The ultimate output is the design matrix:
dm = buildGLM.compileSparseDesignMatrix(dspec, trialIndices);
where trialIndices
are the trials to include in making the design matrix. This function is memory intensive, and could take a few seconds to complete.
dm
is a structure that contains the actual design matrix as dm.X
. You can visualize this matrix using what?
If your design matrix is not very sparse (less than 10% sparse, for example), it's better to conver the design matrix to a full (dense) matrix for speed.
dm.X = full(dm.X);
Coming soon!
Once you have designed your features, and obtained the design matrix, it's finally time to do some analysis!

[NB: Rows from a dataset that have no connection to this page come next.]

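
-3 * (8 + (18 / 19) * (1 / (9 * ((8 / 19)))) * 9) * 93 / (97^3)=-11439 / 3650692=-0.00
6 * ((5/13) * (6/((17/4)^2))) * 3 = 2.30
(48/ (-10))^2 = 576/ 25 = 23.04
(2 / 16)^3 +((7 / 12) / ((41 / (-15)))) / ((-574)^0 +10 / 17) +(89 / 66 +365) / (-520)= -339168527 / 405250560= -0.84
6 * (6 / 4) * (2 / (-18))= -1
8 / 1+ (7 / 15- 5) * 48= -1048 / 5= -209.60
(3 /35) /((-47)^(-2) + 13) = 6627 /1005130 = 0.01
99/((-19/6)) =-594/19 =-31.26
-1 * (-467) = 467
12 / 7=1.71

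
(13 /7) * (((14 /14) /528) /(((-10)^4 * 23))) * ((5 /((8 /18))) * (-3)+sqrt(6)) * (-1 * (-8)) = -117 /28336000+13 * sqrt(6) /106260000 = -0.00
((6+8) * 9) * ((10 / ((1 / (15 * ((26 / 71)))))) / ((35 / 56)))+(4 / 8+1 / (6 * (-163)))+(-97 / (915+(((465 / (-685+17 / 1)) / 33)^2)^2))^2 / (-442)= 604604262358018516211704375704268162070388862012 / 54595248980079068662412865209720505365122275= 11074.30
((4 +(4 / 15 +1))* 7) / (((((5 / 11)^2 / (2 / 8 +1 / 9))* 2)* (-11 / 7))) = -553553 / 27000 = -20.50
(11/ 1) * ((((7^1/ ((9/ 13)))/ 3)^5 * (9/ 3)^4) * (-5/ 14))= -49031097115/ 354294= -138390.99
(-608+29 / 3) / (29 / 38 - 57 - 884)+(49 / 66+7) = 19758139 / 2358114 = 8.38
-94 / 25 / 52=-47 / 650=-0.07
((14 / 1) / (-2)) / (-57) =7 / 57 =0.12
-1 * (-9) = 9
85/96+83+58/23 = 190787/2208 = 86.41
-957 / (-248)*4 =957 / 62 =15.44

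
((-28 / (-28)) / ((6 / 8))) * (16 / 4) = 16 / 3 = 5.33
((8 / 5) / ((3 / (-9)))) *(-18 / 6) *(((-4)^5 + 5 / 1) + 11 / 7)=-512784 / 35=-14650.97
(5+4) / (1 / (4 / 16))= 9 / 4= 2.25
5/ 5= 1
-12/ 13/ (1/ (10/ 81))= -0.11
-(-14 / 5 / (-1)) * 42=-588 / 5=-117.60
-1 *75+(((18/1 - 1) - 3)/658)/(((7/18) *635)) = -15668607/208915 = -75.00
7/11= 0.64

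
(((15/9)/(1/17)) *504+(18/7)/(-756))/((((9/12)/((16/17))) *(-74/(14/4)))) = -33586552/39627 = -847.57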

You need to obtain the response variable of the same length as the number of rows in the design matrix to do regression. For point process regression, where we want to predict the observed spike train from covariates, this would be a finely binned spike train concatenated over the trials of interest:
%% Get the spike trains back to regress against
y = buildGLM.getBinnedSpikeTrain(expt, 'sptrain', dm.trialIndices);
For predicting some continuous observation, such as predicting the LFP, you can do:
y = buildGLM.getResponseVariable(expt, 'LFP', dm.trialIndices);
Make sure your y
is a column vector; getResponseVariable
returns a matrix if the experimental variable is more than 1 dimension.
You can do whatever you want to do the regression. Simple least squares can be done via:
w = dm.X' * dm.X \ dm.X' * y;
Or you can use the glmfit
in MATLAB statistics toolbox to do the Poisson regression.
%% Maximum likelihood estimation using glmfit
[w, dev, stats] = glmfit(dm.X, y, 'poisson', 'link', 'log');
Result of regression is a weight vector (and sometimes additional associated statistics in a vector or matrix) in the feature space. Hence, the weight vector is as long as the number of columns in the design matrix. In order to obtain meaningful temporal weights back corresponding to each covariate, use
ws = buildGLM.combineWeights(dm, w);
It returns a structure that contains a time axis ws.(covLabel).tr
and data ws.(covLabel).data
for each covLabel
in the design specification structure.